Dans notre cas, bien plus heureux, la perezhivanie est un concept intéressant pour analyser la manière dont l’enfant établi une relation émotionnelle avec l’œuvre musicale qui dépend de sa perception propre du milieu. Enfin, l’auteur résume sa pensée ainsi :

Le développement est un processus « dramatique », et il n’y a pas de développement sans catégorie (sans évènement dramatique). La forme culturelle sous laquelle ce « drame » est vécu

personnellement est la perezhivanie. La catégorie (l’événement dramatique) n’existe pas sans perezhivanie, et par conséquent, il n’y a pas de développement culturel sans perezhivanie. (Veresov, 2014, p. 228)

Pour nous, le concept de perezhivanie est intéressant à différents titres. Tout d’abord, il sera pour nous un analyseur de la relation émotionnelle que les enfants établissent avec les œuvres auxquelles ils seront exposés lors des cours.
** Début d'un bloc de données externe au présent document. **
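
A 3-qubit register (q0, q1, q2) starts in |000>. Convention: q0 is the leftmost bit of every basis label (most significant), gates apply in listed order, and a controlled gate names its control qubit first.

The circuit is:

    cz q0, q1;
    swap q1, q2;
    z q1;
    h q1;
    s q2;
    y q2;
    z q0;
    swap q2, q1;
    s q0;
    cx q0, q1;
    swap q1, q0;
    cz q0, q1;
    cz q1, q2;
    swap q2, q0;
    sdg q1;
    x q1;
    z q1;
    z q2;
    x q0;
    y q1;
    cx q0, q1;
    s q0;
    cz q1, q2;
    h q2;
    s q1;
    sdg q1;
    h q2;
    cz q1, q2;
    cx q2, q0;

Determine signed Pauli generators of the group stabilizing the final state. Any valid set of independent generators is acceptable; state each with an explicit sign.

The final state is stabilized by the group generated by +XYI, -ZZI, -IIZ; other independent generating sets are equally valid. Key observation: gates 23-28 undo each other exactly, leaving only the rest of the circuit to track.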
Deuxièmement, il pourra nous

éclaircir sur la relation émotionnelle que les professeurs établissent avec les œuvres à travailler. Troisièmement, il sera pour nous intéressant de comprendre si la perezhivanie est un concept qui peut être appliqué à l’enseignement ou l’évocation des émotions lors du travail des œuvres.
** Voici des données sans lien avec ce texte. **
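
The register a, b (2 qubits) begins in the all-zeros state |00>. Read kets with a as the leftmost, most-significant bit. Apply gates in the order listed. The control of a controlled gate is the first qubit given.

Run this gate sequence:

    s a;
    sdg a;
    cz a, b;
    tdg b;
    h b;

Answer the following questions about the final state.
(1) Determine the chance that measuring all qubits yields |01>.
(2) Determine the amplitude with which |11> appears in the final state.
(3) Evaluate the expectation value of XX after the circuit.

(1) A full measurement returns |01> with probability 1/2. Key observation: steps 1-2 multiply out to the identity, so the circuit reduces to the remaining gates.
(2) The amplitude on |11> is 0.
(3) The expectation value of XX is 0.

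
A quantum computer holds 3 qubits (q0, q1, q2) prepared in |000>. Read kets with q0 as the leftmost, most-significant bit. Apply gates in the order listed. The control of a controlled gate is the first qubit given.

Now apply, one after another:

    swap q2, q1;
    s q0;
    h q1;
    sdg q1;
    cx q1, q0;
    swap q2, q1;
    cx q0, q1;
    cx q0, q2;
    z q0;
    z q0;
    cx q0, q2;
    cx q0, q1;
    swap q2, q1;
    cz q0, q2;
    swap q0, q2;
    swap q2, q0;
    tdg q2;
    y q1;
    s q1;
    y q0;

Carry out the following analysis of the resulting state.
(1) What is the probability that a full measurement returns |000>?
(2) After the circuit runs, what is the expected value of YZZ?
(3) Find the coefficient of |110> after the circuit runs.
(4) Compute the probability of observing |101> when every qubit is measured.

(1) A full measurement returns |000> with probability 1/2. Key observation: gates 6-13 undo each other exactly, leaving only the rest of the circuit to track.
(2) In the final state, YZZ has expectation 0.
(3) The final state's coefficient on |110> equals -sqrt(2)*I/2.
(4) Outcome |101> occurs with probability 0.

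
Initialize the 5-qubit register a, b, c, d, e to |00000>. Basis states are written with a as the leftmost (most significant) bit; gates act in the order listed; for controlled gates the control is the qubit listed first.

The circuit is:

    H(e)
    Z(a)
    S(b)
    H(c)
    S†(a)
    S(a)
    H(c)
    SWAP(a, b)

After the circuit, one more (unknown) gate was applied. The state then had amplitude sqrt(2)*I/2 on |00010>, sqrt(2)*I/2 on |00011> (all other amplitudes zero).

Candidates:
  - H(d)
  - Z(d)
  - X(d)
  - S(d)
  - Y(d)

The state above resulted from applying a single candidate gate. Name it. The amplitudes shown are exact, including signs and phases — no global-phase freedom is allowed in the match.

It was Y(d) that produced the state shown. Key observation: steps 4-7 multiply out to the identity, so the circuit reduces to the remaining gates.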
Le développement culturel dont parle Veresov conduit à ce que nous appellerons l’émotion esthétique : la manière de « percevoir l’art » qui permet de « surmonter de manière

créatrice son propre sentiment », afin de faire en sorte que « l’action de l’art s’exercera dans sa plénitude » (Vygotsky, 1925/2006, p. 345). Notre milieu sera l’œuvre musicale, elle servira de milieu pour provoquer la perezhivanie de l’enfant et pour permettre la

manifestation de la « forme initiale » de l’enfant ; à son tour le professeur montrera la

« forme idéale » et aidera l’enfant à progresser dans l’émotion esthétique.